Una exposición revela la influencia del artista francés en las vanguardias
21 nov 2015 . Actualizado a las 05:00 h.Ingres. Con tan austero título, sin adjetivos, el Museo del Prado presenta una exposición sobre un autor francés poco conocido aquende los Pirineos -por los avatares de la historia, no está presente en las colecciones públicas españolas- y en general mal valorado, en ocasiones tenido por un artista de pincelada gélida, academicista. Son precisamente tales prejuicios los que este proyecto monográfico, que cuenta con el patrocinio de la fundación AXA, viene a desmontar para situar a Jean-Auguste Dominique Ingres (Montauban, 1780-1867) en la centralidad del gran arte europeo. Porque si es cierto que el pintor parte de una sólida formación neoclásica -fraguada en el taller de Jacques-Louis David-, su tranquila pero revolucionaria capacidad de innovación abrirá de algún modo las puertas del arte del siglo XX. No en vano, «protagoniza una aventura de creación de una originalidad excepcional», recuerda Vincent Pomarède, uno de los más importantes especialistas en la plástica de Ingres, responsable del departamento de pintura decimonónica francesa en el Louvre y comisario de la muestra, y que explica cómo Matisse y, sobre todo, Picasso sentían rendida admiración por su trabajo, y cómo su referencia marcará el devenir de sus respectivas producciones.
Esta exposición redescubre la obra de Ingres y acaba con algunos tópicos que, en buena medida, provienen del mítico enfrentamiento que lo oponía a Delacroix (no se profesaban afecto precisamente, pero la anécdota contribuye a visiones simplistas) y de la poca fortuna que tuvo con sus contemporáneos, que no entendían el camino que tomó. No hay nada de hierático en su pintura, sostiene Pomarède, que desmiente el aspecto de persona seria y solemne académico que ofrece su autorretrato a los 78 años: «Contrariamente a su imagen, no es un artista estático, frío, sino que es un hombre apasionado que busca permanentemente la novedad, aun gestándose su carrera en el neoclasicismo y aceptando que, pese a rechazar el romanticismo, hay trazas de romanticismo y de realismo en sus lienzos».
Ingres amaba el pasado clásico y renacentista, y se nutría abundantemente de sus fuentes, pero, por encima de cualquier preferencia, tenía absoluta devoción por Rafael, y será su influencia la que tamice todos sus aprendizajes. «Fue el último gran discípulo del maestro de Urbino», subrayó Miguel Zugaza, director del Prado, que lo tiene por «el modernizador de la tradición clasicista y el inspirador de las vanguardias del siglo XX no solo en los casos de Matisse y Picasso, sino también Dalí, Man Ray o Picabia».
Evolución del estilo
La exposición, montada con la colaboración de los museos del Louvre y Montauban -al que Ingres legó todo lo que guardaba en su estudio al final de sus días- y que está integrada por más de 60 piezas, quedará abierta al público el próximo martes en el edifico de los Jerónimos hasta el 27 de marzo.

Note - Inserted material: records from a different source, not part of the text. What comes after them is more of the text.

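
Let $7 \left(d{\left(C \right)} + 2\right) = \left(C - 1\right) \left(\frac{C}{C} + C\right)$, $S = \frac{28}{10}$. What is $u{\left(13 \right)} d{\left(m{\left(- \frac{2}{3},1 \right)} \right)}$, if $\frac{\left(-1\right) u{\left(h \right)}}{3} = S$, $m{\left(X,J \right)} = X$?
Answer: $\frac{262}{15} \approx 17.467$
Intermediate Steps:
$S = \frac{14}{5}$ ($S = 28 \cdot \frac{1}{10} = \frac{14}{5} \approx 2.8$)
$d{\left(C \right)} = -2 + \frac{\left(1 + C\right) \left(-1 + C\right)}{7}$ ($d{\left(C \right)} = -2 + \frac{\left(C - 1\right) \left(\frac{C}{C} + C\right)}{7} = -2 + \frac{\left(-1 + C\right) \left(1 + C\right)}{7} = -2 + \frac{\left(1 + C\right) \left(-1 + C\right)}{7}$)
$u{\left(h \right)} = - \frac{42}{5}$ ($u{\left(h \right)} = \left(-3\right) \frac{14}{5} = - \frac{42}{5}$)
$u{\left(13 \right)} d{\left(m{\left(- \frac{2}{3},1 \right)} \right)} = - \frac{42 \left(- \frac{15}{7} + \frac{\left(- \frac{2}{3}\right)^{2}}{7}\right)}{5} = - \frac{42 \left(- \frac{15}{7} + \frac{1}{7} \cdot \frac{4}{9}\right)}{5} = - \frac{42 \left(- \frac{15}{7} + \frac{4}{63}\right)}{5} = \left(- \frac{42}{5}\right) \left(- \frac{131}{63}\right) = \frac{262}{15}$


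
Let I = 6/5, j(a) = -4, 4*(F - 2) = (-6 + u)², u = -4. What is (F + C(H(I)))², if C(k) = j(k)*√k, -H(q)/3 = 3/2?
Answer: 657 - 324*I*√2 ≈ 657.0 - 458.21*I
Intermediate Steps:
F = 27 (F = 2 + (-6 - 4)²/4 = 2 + (¼)*(-10)² = 2 + (¼)*100 = 2 + 25 = 27)
I = 6/5 (I = 6*(⅕) = 6/5 ≈ 1.2000)
H(q) = -9/2
C(k) = -4*√k
(F + C(H(I)))² = (27 - 6*I*√2)²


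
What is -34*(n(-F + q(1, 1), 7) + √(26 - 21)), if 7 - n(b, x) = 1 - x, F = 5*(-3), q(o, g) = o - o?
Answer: -442 - 34*√5 ≈ -518.03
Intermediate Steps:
q(o, g) = 0
F = -15
n(b, x) = 6 + x (n(b, x) = 7 - (1 - x) = 7 + (-1 + x) = 6 + x)
-34*(n(-F + q(1, 1), 7) + √(26 - 21)) = -34*((6 + 7) + √(26 - 21)) = -34*(13 + √5) = -442 - 34*√5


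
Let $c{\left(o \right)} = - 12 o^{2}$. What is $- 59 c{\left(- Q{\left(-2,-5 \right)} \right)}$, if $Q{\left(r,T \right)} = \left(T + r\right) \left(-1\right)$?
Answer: $34692$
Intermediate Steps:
$Q{\left(r,T \right)} = - T - r$
$- 59 c{\left(- Q{\left(-2,-5 \right)} \right)} = - 59 \left(- 12 \left(- (\left(-1\right) \left(-5\right) - -2)\right)^{2}\right) = - 59 \left(- 12 \left(- (5 + 2)\right)^{2}\right) = - 59 \left(- 12 \left(\left(-1\right) 7\right)^{2}\right) = - 59 \left(- 12 \left(-7\right)^{2}\right) = - 59 \left(\left(-12\right) 49\right) = \left(-59\right) \left(-588\right) = 34692$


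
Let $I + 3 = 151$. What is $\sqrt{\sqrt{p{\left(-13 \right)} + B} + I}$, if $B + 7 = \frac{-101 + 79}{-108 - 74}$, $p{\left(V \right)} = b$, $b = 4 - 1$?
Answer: $\frac{\sqrt{1225588 + 91 i \sqrt{32123}}}{91} \approx 12.166 + 0.080946 i$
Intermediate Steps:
$I = 148$ ($I = -3 + 151 = 148$)
$b = 3$ ($b = 4 - 1 = 3$)
$p{\left(V \right)} = 3$
$B = - \frac{626}{91}$ ($B = -7 + \frac{-101 + 79}{-108 - 74} = -7 - \frac{22}{-182} = -7 - - \frac{11}{91} = -7 + \frac{11}{91} = - \frac{626}{91} \approx -6.8791$)
$\sqrt{\sqrt{p{\left(-13 \right)} + B} + I} = \sqrt{\sqrt{3 - \frac{626}{91}} + 148} = \sqrt{\sqrt{- \frac{353}{91}} + 148} = \sqrt{\frac{i \sqrt{32123}}{91} + 148} = \sqrt{148 + \frac{i \sqrt{32123}}{91}}$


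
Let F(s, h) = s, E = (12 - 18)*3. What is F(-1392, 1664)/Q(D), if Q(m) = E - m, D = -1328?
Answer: -696/655 ≈ -1.0626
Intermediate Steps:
E = -18 (E = -6*3 = -18)
Q(m) = -18 - m
F(-1392, 1664)/Q(D) = -1392/(-18 - 1*(-1328)) = -1392/(-18 + 1328) = -1392/1310 = -1392*1/1310 = -696/655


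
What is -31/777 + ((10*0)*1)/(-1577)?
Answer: -31/777 ≈ -0.039897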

El espectador tiene la oportunidad de contemplar al menos una decena de las obras maestras más relevantes del autor, además de asistir a la evolución de su estilo, desde sus años jóvenes a la madurez en que dejó algunos de sus cuadros más fascinantes. Entre los hitos de este recorrido, Edipo y la esfinge, La gran odalisca, La condesa de Haussonville o el fascinante retrato de Louis-François Bertin, un óleo absolutamente moderno.

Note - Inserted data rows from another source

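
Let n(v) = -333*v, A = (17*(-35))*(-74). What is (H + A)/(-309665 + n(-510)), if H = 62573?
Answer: -106603/139835 ≈ -0.76235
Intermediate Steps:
A = 44030 (A = -595*(-74) = 44030)
(H + A)/(-309665 + n(-510)) = (62573 + 44030)/(-309665 - 333*(-510)) = 106603/(-309665 + 169830) = 106603/(-139835) = 106603*(-1/139835) = -106603/139835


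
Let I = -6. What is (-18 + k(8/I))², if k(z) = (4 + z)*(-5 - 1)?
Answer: 1156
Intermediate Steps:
k(z) = -24 - 6*z (k(z) = (4 + z)*(-6) = -24 - 6*z)
(-18 + k(8/I))² = (-18 + (-24 - 48/(-6)))² = (-18 + (-24 - 48*(-1)/6))² = (-18 + (-24 - 6*(-4/3)))² = (-18 + (-24 + 8))² = (-18 - 16)² = (-34)² = 1156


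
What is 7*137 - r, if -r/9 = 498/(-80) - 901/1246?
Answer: 22339957/24920 ≈ 896.47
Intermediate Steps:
r = 1558323/24920 (r = -9*(498/(-80) - 901/1246) = -9*(498*(-1/80) - 901*1/1246) = -9*(-249/40 - 901/1246) = -9*(-173147/24920) = 1558323/24920 ≈ 62.533)
7*137 - r = 7*137 - 1*1558323/24920 = 959 - 1558323/24920 = 22339957/24920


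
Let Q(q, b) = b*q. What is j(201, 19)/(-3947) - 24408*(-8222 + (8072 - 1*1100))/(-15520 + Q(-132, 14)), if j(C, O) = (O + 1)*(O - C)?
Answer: -15044968810/8568937 ≈ -1755.8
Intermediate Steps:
j(C, O) = (1 + O)*(O - C)
j(201, 19)/(-3947) - 24408*(-8222 + (8072 - 1*1100))/(-15520 + Q(-132, 14)) = (19 + 19**2 - 1*201 - 1*201*19)/(-3947) - 24408*(-8222 + (8072 - 1*1100))/(-15520 + 14*(-132)) = (19 + 361 - 201 - 3819)*(-1/3947) - 24408*(-8222 + (8072 - 1100))/(-15520 - 1848) = -3640*(-1/3947) - 24408/((-17368/(-8222 + 6972))) = 3640/3947 - 24408/((-17368/(-1250))) = 3640/3947 - 24408/((-17368*(-1/1250))) = 3640/3947 - 24408/8684/625 = 3640/3947 - 24408*625/8684 = 3640/3947 - 3813750/2171 = -15044968810/8568937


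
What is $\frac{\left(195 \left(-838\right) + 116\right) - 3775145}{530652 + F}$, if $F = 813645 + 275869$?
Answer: $- \frac{3938439}{1620166} \approx -2.4309$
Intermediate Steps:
$F = 1089514$
$\frac{\left(195 \left(-838\right) + 116\right) - 3775145}{530652 + F} = \frac{\left(195 \left(-838\right) + 116\right) - 3775145}{530652 + 1089514} = \frac{\left(-163410 + 116\right) - 3775145}{1620166} = \left(-163294 - 3775145\right) \frac{1}{1620166} = \left(-3938439\right) \frac{1}{1620166} = - \frac{3938439}{1620166}$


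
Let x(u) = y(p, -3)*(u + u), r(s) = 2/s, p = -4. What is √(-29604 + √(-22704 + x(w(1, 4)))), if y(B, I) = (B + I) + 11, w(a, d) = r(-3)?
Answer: 2*√(-66609 + 3*I*√12774)/3 ≈ 0.43792 + 172.06*I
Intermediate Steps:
w(a, d) = -⅔ (w(a, d) = 2/(-3) = 2*(-⅓) = -⅔)
y(B, I) = 11 + B + I
x(u) = 8*u (x(u) = (11 - 4 - 3)*(u + u) = 4*(2*u) = 8*u)
√(-29604 + √(-22704 + x(w(1, 4)))) = √(-29604 + √(-22704 + 8*(-⅔))) = √(-29604 + √(-22704 - 16/3)) = √(-29604 + √(-68128/3)) = √(-29604 + 4*I*√12774/3)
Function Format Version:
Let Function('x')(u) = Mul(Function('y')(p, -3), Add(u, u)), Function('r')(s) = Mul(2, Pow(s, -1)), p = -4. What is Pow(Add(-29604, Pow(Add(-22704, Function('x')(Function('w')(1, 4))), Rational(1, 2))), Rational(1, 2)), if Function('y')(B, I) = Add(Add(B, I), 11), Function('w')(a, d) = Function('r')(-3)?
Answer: Mul(Rational(2, 3), Pow(Add(-66609, Mul(3, I, Pow(12774, Rational(1, 2)))), Rational(1, 2))) ≈ Add(0.43792, Mul(172.06, I))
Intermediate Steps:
Function('w')(a, d) = Rational(-2, 3) (Function('w')(a, d) = Mul(2, Pow(-3, -1)) = Mul(2, Rational(-1, 3)) = Rational(-2, 3))
Function('y')(B, I) = Add(11, B, I)
Function('x')(u) = Mul(8, u) (Function('x')(u) = Mul(Add(11, -4, -3), Add(u, u)) = Mul(4, Mul(2, u)) = Mul(8, u))
Pow(Add(-29604, Pow(Add(-22704, Function('x')(Function('w')(1, 4))), Rational(1, 2))), Rational(1, 2)) = Pow(Add(-29604, Pow(Add(-22704, Mul(8, Rational(-2, 3))), Rational(1, 2))), Rational(1, 2)) = Pow(Add(-29604, Pow(Add(-22704, Rational(-16, 3)), Rational(1, 2))), Rational(1, 2)) = Pow(Add(-29604, Pow(Rational(-68128, 3), Rational(1, 2))), Rational(1, 2)) = Pow(Add(-29604, Mul(Rational(4, 3), I, Pow(12774, Rational(1, 2)))), Rational(1, 2))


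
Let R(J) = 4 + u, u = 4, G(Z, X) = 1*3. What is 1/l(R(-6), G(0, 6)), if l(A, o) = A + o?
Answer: 1/11 ≈ 0.090909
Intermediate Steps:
G(Z, X) = 3
R(J) = 8 (R(J) = 4 + 4 = 8)
1/l(R(-6), G(0, 6)) = 1/(8 + 3) = 1/11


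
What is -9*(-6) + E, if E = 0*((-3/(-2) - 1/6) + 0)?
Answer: 54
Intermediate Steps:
E = 0 (E = 0*((-3*(-½) - 1*⅙) + 0) = 0*((3/2 - ⅙) + 0) = 0*(4/3 + 0) = 0*(4/3) = 0)
-9*(-6) + E = -9*(-6) + 0 = 54 + 0 = 54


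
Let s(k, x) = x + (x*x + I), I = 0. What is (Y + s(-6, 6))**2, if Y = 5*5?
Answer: 4489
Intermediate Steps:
s(k, x) = x + x**2 (s(k, x) = x + (x*x + 0) = x + (x**2 + 0) = x + x**2)
Y = 25
(Y + s(-6, 6))**2 = (25 + 6*(1 + 6))**2 = (25 + 6*7)**2 = (25 + 42)**2 = 67**2 = 4489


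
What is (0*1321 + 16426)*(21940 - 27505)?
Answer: -91410690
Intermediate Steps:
(0*1321 + 16426)*(21940 - 27505) = (0 + 16426)*(-5565) = 16426*(-5565) = -91410690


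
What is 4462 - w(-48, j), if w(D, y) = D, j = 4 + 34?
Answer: 4510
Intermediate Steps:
j = 38
4462 - w(-48, j) = 4462 - 1*(-48) = 4462 + 48 = 4510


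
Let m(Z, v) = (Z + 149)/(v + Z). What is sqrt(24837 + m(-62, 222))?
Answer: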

La muestra confirma la renovación que imprime al retrato y sirve también para disfrutar algunos de los ejemplos más significativos de la sensualidad en la historia de la pintura, como El baño turco, que concluye a los 82 años y pasa por ser un ejemplo fundamental de ritmo pictórico, asombroso y refinado empleo de la luz, sentido de la expresión, erotismo y musicalidad. Aquí comienza, proclama Pomarède, la destrucción y la reconstrucción de la forma que Picasso llevará al límite.